Für das Spiel gegen den Aufstiegsanwärter FSV Hollenbach formuliert Joost ein klares Ziel: „Das ist ein Topteam. Diesem müssen wir mit einer äußerst geschlossenen Mannschaftsleistung gegenübertreten und einen engen Fight bieten.“ Zurück im Kader ist Sven Packert nach seiner abgelaufenen Fünf-Spiele-Sperre. Auch Nyamekye Awortwie-Grant und Lukas Glaser stehen wiedergenesen zum Einsatz bereit.

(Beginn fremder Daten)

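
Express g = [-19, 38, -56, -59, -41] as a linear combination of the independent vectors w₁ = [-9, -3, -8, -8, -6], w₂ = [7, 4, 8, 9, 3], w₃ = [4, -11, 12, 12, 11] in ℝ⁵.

g = -2w₁ - 3w₂ - 4w₃

Set up the augmented matrix [w₁ | w₂ | w₃ | g] and row-reduce.
Back-substitution yields (α₁, α₂, α₃) = (-2, -3, -4).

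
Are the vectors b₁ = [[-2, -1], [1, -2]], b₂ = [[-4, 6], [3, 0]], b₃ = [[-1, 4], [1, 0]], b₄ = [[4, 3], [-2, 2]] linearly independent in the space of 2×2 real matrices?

linearly dependent

Write each element as a coordinate vector in ℝ⁴ using {E₁₁, E₁₂, E₂₁, E₂₂}.
Place the vectors as rows of a 4×4 matrix and reduce to echelon form.
The reduction yields 3 nonzero rows, so the rank is 3.
Since rank 3 < 4, the set is linearly dependent.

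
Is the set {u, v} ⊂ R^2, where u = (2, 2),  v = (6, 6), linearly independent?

Row-reduce the matrix whose columns are u, v.
The reduction yields 1 nonzero row, so the rank is 1.
Since rank 1 < 2, the set is linearly dependent.
Indeed 3u - v = 0.

linearly dependent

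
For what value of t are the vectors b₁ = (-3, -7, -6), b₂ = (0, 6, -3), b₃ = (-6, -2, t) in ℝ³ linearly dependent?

t = -18

Place the vectors as rows of a 3×3 matrix; dependence ⇔ determinant zero.
Cofactor expansion gives det = -18*t - 324.
Solving -18*t - 324 = 0 yields t = -18.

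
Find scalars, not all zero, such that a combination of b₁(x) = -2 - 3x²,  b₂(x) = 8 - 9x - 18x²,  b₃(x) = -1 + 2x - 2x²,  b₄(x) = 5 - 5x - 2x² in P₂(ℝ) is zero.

2b₁ - b₂ + 3b₃ + 3b₄ = 0

Pass to coordinate vectors relative to the basis {1, x, x²}.
Row-reduce the matrix with b₁, b₂, b₃, b₄ as columns; the null space gives the coefficients.
One solution (up to scaling) is (2, -1, 3, 3).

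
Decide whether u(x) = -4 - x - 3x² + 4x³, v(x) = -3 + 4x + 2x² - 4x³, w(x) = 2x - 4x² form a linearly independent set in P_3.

linearly independent

Write each element as a coordinate vector in ℝ⁴ using {1, x, …, x³}.
Place the vectors as rows of a 3×4 matrix and reduce to echelon form.
The reduction yields 3 nonzero rows, so the rank is 3.
Since rank = 3 (the number of vectors), the set is linearly independent.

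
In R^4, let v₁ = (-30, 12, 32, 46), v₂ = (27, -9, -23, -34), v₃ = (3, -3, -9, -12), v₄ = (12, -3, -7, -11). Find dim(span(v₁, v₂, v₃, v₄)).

dim = 2

Put the 4×4 matrix [v₁|v₂|v₃|v₄] into echelon form.
There are 2 pivot columns, so rank = 2.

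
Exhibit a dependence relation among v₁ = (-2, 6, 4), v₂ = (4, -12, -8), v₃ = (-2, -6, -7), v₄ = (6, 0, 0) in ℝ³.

Row-reduce the matrix with v₁, v₂, v₃, v₄ as columns; the null space gives the coefficients.
The free variable yields coefficients (2, 1, 0, 0) (any nonzero multiple also works).

2v₁ + v₂ = 0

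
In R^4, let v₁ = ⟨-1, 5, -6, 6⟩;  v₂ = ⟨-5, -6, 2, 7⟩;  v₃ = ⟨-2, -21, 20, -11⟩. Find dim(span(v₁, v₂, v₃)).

2

Form the matrix with v₁, v₂, v₃ as columns and reduce.
Exactly 2 pivots survive; hence the rank is 2.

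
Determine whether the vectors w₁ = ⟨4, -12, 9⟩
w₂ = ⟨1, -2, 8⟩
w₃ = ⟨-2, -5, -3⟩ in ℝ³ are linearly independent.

linearly independent

The matrix [w₁|w₂|w₃] has determinant 259.
A nonzero determinant means the columns are linearly independent.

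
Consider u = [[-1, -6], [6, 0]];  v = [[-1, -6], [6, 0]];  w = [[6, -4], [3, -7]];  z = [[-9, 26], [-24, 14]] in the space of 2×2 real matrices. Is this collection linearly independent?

linearly dependent

Write each element as a coordinate vector in ℝ⁴ using {E₁₁, E₁₂, E₂₁, E₂₂}.
Two of the vectors are equal, giving an immediate dependence.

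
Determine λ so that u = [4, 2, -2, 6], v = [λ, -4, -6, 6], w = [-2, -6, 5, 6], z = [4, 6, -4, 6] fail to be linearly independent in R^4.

The set is linearly dependent precisely when det[u; v; w; z] = 0.
The determinant works out to 72*λ - 1296.
Setting this to zero gives λ = 18.

λ = 18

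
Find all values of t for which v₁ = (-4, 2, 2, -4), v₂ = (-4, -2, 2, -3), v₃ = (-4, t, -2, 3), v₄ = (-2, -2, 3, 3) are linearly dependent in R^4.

The vectors are dependent exactly when the determinant of the matrix with rows v₁, v₂, v₃, v₄ vanishes.
The determinant works out to -8*t - 480.
Setting this to zero gives t = -60.

t = -60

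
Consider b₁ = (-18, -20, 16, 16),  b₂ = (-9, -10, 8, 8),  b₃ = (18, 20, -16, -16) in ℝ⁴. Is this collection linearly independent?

linearly dependent

Row-reduce the matrix whose columns are b₁, b₂, b₃.
The reduction yields 1 nonzero row, so the rank is 1.
Since rank 1 < 3, the set is linearly dependent.
Indeed b₁ - 2b₂ = 0.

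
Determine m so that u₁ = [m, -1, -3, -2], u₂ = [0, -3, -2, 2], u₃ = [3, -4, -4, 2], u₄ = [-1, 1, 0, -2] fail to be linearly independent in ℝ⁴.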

Der FSV Hollenbach ist neben der TSG Tübingen noch ohne Niederlage in dieser Saison. Zuletzt unterstrichen die Mulfinger ihre gute Form durch einen deutlichen 4:0-Erfolg gegen den kecken Aufsteiger FC Holzhausen. Kurz vor der Halbzeit legte der FSV mit einem Doppelschlag den Grundstein für den fünften Saisonsieg. „Wir haben ruhig gespielt, waren dominant“, analysierte Trainer Martin Kleinschrodt zufrieden. „Man sieht nun auch, dass die Automatismen langsam passen.“ Hollenbach kletterte durch diesen Sieg auf den zweiten Tabellenplatz.

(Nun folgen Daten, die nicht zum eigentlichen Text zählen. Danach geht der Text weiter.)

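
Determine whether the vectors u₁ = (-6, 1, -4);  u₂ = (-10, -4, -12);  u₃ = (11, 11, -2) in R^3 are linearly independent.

Row-reduce the matrix whose columns are u₁, u₂, u₃.
The reduction yields 3 nonzero rows, so the rank is 3.
Since rank = 3 (the number of vectors), the set is linearly independent.

linearly independent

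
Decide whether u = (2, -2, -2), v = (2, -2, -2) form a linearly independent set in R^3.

Row-reduce the matrix whose columns are u, v.
The reduction yields 1 nonzero row, so the rank is 1.
Since rank 1 < 2, the set is linearly dependent.
Indeed u - v = 0.

linearly dependent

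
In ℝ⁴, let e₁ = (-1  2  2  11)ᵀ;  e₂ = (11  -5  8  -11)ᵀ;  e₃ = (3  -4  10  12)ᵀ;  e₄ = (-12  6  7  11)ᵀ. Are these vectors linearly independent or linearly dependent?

linearly independent

Form the 4×4 matrix with these as columns; its determinant is 9007.
A nonzero determinant means the columns are linearly independent.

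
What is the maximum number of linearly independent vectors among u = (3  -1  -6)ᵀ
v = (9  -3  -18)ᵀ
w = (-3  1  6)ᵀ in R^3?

Row-reduce the 3×3 matrix with these as rows.
The echelon form has 1 nonzero row, so the rank is 1.

1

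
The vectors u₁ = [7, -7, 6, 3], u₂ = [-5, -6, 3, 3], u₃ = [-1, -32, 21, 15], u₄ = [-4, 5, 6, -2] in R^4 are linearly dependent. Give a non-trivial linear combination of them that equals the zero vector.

Set up α₁u₁ + … + α₄u₄ = 0 and solve the homogeneous system.
The free variable yields coefficients (2, 3, -1, 0) (any nonzero multiple also works).

2u₁ + 3u₂ - u₃ = 0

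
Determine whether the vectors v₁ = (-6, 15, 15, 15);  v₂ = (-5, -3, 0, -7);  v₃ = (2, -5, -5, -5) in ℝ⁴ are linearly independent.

linearly dependent

Row-reduce the matrix whose columns are v₁, v₂, v₃.
The reduction yields 2 nonzero rows, so the rank is 2.
Since rank 2 < 3, the set is linearly dependent.
Indeed v₁ + 3v₃ = 0.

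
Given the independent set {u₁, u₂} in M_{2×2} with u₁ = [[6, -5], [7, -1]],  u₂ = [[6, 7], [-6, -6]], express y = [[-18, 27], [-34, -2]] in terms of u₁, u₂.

y = -4u₁ + u₂

Work in coordinates with respect to the standard basis {E₁₁, E₁₂, E₂₁, E₂₂}.
Solve the system with u₁, u₂ as columns and y as the right-hand side.
Row-reducing the augmented matrix gives the unique coefficients (α₁, α₂) = (-4, 1).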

FSV-Vorstand Karlheinz Weidmann zieht eine positive Zwischenbilanz. „Natürlich sind wir mit dem bisherigen Saisonverlauf absolut zufrieden, wenn uns auch die letzten beiden Gegner keine Höchstleistung abverlangt haben.“ Zugleich hebt er den Zeigefinger: „Wir treten bei einer daheim noch ungeschlagenen Mannschaft an, bei der wir in diesem Jahr schon eine 6:3-Klatsche mit auf den Weg bekommen haben. Unsere Jungs sind gewarnt, ich persönlich wäre mit einem Unentschieden zufrieden.“

Schiedsrichtergespann: Mit der Leitung der Partie wurde Herr Andreas Wieczorek (VfB Stuttgart) beauftragt. An den Linien assistieren ihm Marcel Maier sowie Lennard Indlekofer. Herzlich willkommen und Gut Pfiff!

Das letzte Spiel gegeneinander (07.03.2020): VfL – FSV Hollenbach 6:3 (1:2) – Tore: 0:1, 0:2 Kleinschrodt, 1:2 Kühnbach Azevedo, 2:2 Chatzimalousis, 2:3 Schülke, 3:3 D. Früh, 4:3, 5:3, 6:3 Linder – Glanzleistung im letzten Spiel vor dem Abbruch.